5. Finished Pillow... (Paper removed) total cost - $ 8.00. ( AUS)
 Pictured here with steel block and chasing hammer.

For those who do not sew or do not wish to make their own, a selection of bench block pillows are available (from the U.S.A) at The Antique Palette on etsy.




Step by step - Russian wedding rings.

Hello friends,

I have had a few people ask how to go about making one of these rings. I am certainly no expert at making them... with only two of them under my belt so to speak, it may seem a little presumptive of me to write a "tutorial!" I learnt these steps while doing a beginners jewellery making class at NMIT, (Australia)
Let's just call it a step by step!
There are also a lot of instructions to be found on the internet and some very good U-tube videos for making single rings too if you wish to see the hands on 'live' approach.

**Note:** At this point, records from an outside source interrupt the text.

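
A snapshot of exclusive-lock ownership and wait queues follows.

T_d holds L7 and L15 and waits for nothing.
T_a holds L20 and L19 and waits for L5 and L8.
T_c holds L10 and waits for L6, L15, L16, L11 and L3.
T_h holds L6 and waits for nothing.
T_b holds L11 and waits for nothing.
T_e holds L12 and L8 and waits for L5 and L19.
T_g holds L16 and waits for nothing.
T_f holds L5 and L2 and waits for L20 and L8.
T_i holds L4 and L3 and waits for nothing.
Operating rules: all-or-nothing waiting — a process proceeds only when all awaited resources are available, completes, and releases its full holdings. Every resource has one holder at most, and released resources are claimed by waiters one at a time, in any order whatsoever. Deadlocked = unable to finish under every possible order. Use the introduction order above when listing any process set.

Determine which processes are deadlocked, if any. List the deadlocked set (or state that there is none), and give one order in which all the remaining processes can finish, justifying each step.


The deadlocked set is T_a, T_e and T_f.
Key observation: nobody on the ring T_a -> T_e -> T_a can start until another member finishes, which never happens; T_f is caught in further circular waits.
A valid finishing order for the others: T_i, T_g, T_b, T_d, T_h, T_c.
Step-by-step check:
  T_i: no waits; runs immediately, freeing L4 and L3
  T_g: no waits; runs immediately, freeing L16
  T_b: no waits; runs immediately, freeing L11
  T_d: no waits; runs immediately, freeing L7 and L15
  T_h: no waits; runs immediately, freeing L6
  T_c: everything it awaited (L6, L15, L16, L11 and L3) is free; runs, freeing L10


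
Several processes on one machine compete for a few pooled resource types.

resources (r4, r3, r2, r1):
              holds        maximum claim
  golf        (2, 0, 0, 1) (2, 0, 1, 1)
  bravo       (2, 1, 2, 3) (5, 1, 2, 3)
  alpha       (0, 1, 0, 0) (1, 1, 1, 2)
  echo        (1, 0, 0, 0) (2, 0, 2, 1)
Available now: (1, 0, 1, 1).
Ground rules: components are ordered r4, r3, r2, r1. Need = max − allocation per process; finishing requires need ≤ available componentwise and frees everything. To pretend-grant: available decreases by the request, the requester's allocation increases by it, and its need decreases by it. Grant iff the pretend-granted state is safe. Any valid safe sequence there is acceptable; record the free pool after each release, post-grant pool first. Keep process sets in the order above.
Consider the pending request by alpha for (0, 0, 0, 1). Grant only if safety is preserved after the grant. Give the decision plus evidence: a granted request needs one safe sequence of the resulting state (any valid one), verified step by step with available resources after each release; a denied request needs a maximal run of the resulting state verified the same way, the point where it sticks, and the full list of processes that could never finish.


GRANT: granting preserves safety; a valid post-grant sequence is golf, alpha, bravo, echo.
Key observation: the transfer keeps a workable pool ((1, 0, 1, 0)); golf starts the safe sequence.
Check on the post-grant state, step by step:
  pool = (1, 0, 1, 0)
  golf: need (0, 0, 1, 0) fits (1, 0, 1, 0); releases (2, 0, 0, 1), pool now (3, 0, 1, 1)
  alpha: need (1, 0, 1, 1) fits (3, 0, 1, 1); releases (0, 1, 0, 1), pool now (3, 1, 1, 2)
  bravo: need (3, 0, 0, 0) fits (3, 1, 1, 2); releases (2, 1, 2, 3), pool now (5, 2, 3, 5)
  echo: need (1, 0, 2, 1) fits (5, 2, 3, 5); releases (1, 0, 0, 0), pool now (6, 2, 3, 5)


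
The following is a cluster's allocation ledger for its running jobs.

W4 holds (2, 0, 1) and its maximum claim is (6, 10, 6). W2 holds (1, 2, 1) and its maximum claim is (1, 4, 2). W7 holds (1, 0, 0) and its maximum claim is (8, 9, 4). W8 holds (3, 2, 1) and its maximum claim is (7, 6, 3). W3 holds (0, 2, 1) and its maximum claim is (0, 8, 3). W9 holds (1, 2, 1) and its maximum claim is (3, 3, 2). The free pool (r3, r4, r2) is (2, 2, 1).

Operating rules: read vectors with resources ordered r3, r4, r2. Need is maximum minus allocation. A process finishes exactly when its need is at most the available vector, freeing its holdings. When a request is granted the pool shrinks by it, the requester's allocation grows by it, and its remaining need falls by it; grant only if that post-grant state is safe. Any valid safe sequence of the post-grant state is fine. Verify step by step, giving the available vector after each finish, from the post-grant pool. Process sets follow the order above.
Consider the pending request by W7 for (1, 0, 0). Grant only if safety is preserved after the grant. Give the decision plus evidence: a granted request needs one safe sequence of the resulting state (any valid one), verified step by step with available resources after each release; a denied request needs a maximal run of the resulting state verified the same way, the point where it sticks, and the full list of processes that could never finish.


DENY. Granting would leave the state unsafe.
Key observation: the pool after W2, W9, W3 is (3, 8, 4); every surviving request exceeds it in r3, so progress ends there.
Pretend the grant happened; the run W2, W9, W3 goes as far as possible. Check, step by step:
  pool = (1, 2, 1)
  run W2 (needs (0, 2, 1), free (1, 2, 1)); after release of (1, 2, 1) the pool is (2, 4, 2)
  run W9 (needs (2, 1, 1), free (2, 4, 2)); after release of (1, 2, 1) the pool is (3, 6, 3)
  run W3 (needs (0, 6, 2), free (3, 6, 3)); after release of (0, 2, 1) the pool is (3, 8, 4)
  blocked: W4 wants (4, 10, 5), pool (3, 8, 4) — not enough r3, r4 and r2
  blocked: W7 wants (6, 9, 4), pool (3, 8, 4) — not enough r3 and r4
  blocked: W8 wants (4, 4, 2), pool (3, 8, 4) — not enough r3
Processes that could never finish after the grant: W4, W7 and W8.


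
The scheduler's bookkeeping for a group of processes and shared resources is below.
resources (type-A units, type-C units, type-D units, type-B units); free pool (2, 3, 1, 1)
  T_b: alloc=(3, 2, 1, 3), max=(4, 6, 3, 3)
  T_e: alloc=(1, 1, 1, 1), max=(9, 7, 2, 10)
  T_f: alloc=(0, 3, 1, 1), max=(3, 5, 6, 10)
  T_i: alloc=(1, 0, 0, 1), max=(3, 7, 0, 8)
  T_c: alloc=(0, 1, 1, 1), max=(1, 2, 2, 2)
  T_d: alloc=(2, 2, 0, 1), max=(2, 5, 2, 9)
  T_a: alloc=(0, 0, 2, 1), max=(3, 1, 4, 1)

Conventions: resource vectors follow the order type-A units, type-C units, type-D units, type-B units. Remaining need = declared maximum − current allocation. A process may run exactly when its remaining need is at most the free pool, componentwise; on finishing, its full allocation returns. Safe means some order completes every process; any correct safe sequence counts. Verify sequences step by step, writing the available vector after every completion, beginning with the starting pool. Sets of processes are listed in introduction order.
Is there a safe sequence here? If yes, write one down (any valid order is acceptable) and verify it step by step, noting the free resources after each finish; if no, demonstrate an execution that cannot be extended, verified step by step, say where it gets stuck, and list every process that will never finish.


UNSAFE.
Key observation: the wall is type-B units: completing T_c, T_b, T_a brings the pool only to (5, 6, 5, 6), and all the rest need more.
Going as far as possible: T_c, T_b, T_a; after that, nothing fits. Verifying each step:
  pool = (2, 3, 1, 1)
  T_c: need (1, 1, 1, 1) fits (2, 3, 1, 1); releases (0, 1, 1, 1), pool now (2, 4, 2, 2)
  T_b: need (1, 4, 2, 0) fits (2, 4, 2, 2); releases (3, 2, 1, 3), pool now (5, 6, 3, 5)
  T_a: need (3, 1, 2, 0) fits (5, 6, 3, 5); releases (0, 0, 2, 1), pool now (5, 6, 5, 6)
  T_e still needs (8, 6, 1, 9) but only (5, 6, 5, 6) is free — short on type-A units and type-B units
  T_f still needs (3, 2, 5, 9) but only (5, 6, 5, 6) is free — short on type-B units
  T_i still needs (2, 7, 0, 7) but only (5, 6, 5, 6) is free — short on type-C units and type-B units
  T_d still needs (0, 3, 2, 8) but only (5, 6, 5, 6) is free — short on type-B units
Never able to finish: T_e, T_f, T_i and T_d.


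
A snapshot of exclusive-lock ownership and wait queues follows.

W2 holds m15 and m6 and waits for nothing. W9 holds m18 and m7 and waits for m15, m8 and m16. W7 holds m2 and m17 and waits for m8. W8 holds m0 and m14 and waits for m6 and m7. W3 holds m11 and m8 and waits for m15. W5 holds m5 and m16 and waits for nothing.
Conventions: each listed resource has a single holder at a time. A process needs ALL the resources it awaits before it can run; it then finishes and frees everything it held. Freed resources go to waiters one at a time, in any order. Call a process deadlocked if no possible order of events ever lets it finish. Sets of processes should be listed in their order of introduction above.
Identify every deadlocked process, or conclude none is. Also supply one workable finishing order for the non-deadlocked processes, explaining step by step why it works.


The deadlocked set is empty.
Key observation: the wait graph is acyclic; completion cascades from the unblocked processes through everyone else.
A valid finishing order for the others: W2, W5, W3, W9, W8, W7.
Verifying each step:
  run W2 (it waits on nothing); releases m15 and m6
  run W5 (it waits on nothing); releases m5 and m16
  W3 waits on m15 — all released -> runs and releases m11 and m8
  W9 waits on m15, m8 and m16 — all released -> runs and releases m18 and m7
  W8 waits on m6 and m7 — all released -> runs and releases m0 and m14
  W7 waits on m8 — all released -> runs and releases m2 and m17


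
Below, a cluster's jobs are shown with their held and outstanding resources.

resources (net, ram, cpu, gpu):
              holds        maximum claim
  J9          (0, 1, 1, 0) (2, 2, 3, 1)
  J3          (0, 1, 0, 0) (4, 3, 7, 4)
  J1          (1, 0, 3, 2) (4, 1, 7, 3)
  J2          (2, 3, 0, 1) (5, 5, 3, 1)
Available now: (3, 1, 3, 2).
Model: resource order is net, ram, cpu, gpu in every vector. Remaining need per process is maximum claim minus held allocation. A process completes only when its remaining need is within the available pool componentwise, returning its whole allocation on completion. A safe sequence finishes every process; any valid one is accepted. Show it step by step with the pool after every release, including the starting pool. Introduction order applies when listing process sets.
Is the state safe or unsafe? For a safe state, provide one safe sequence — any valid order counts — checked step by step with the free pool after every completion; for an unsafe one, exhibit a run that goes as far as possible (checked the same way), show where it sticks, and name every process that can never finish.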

1. Work out your finger size... and go FIVE sizes larger. There are different approaches to sizing Russian wedding rings...  The five sizes larger formula is what we did in class and this ring was a perfect fit.Yay! The sizes we used came from Tim McCreight's book, The Complete Metalsmith  ( I noticed the spiral bound version is on special and free delivery.. might have to buy myself a Christmas present!)
Allow a few extra mm's for any filing of ends.

2. Cut three equal lengths of wire. ( My first ring was made from 3mm wide x 1.3mm thick half round, soft wire) Make sure the ends are filed smooth and square.

3. Shape roughly in to a D- shape, make the ends meet on the straight run. The ends need to be a perfect join with no gap. Cut through the join with your jewelers saw until the ends are meeting with no space in-between. ( Hold it up to the light to check) You may need to do this more than once. Solder all three rings. Flux inside and outside the ring prior to soldering. Quench, pickle and rinse after soldering. Smooth away any excess solder with a file making sure you file in one direction only.

4. Shape rings back to round on a steel ring mandrel using a nylon or leather mallet. Chamfer the edges with a file. ( this allows the rings to 'roll' smoothly when worn on the finger). Smooth the edges you have just chamfered and also the inside of the ring, using grits of sandpaper from 400 to 1500, starting with 400 and working upwards to the finer grade. Then do the same to the outside of the ring.

5. Lightly anneal TWO of your rings... the old soldering line will be exposed as a dark line. Cut through this line carefully with your saw.

6. Attach the cut ring to the third ring ( which was not annealed or cut) Make sure the join is nice and tight fitting with no gap. Flux both rings inside and outside and solder the cut join. (cool, pickle and rinse)

7. Clean up this ring that has just been soldered... remove any excess solder, file and sand as required for a smooth finish. ( finish inside first, then outside) Put the second cut ring through BOTH (soldered) rings.

8. Flux all  three rings inside and out, solder this last one and clean up as before. Pickle, rinse and then tumble polish.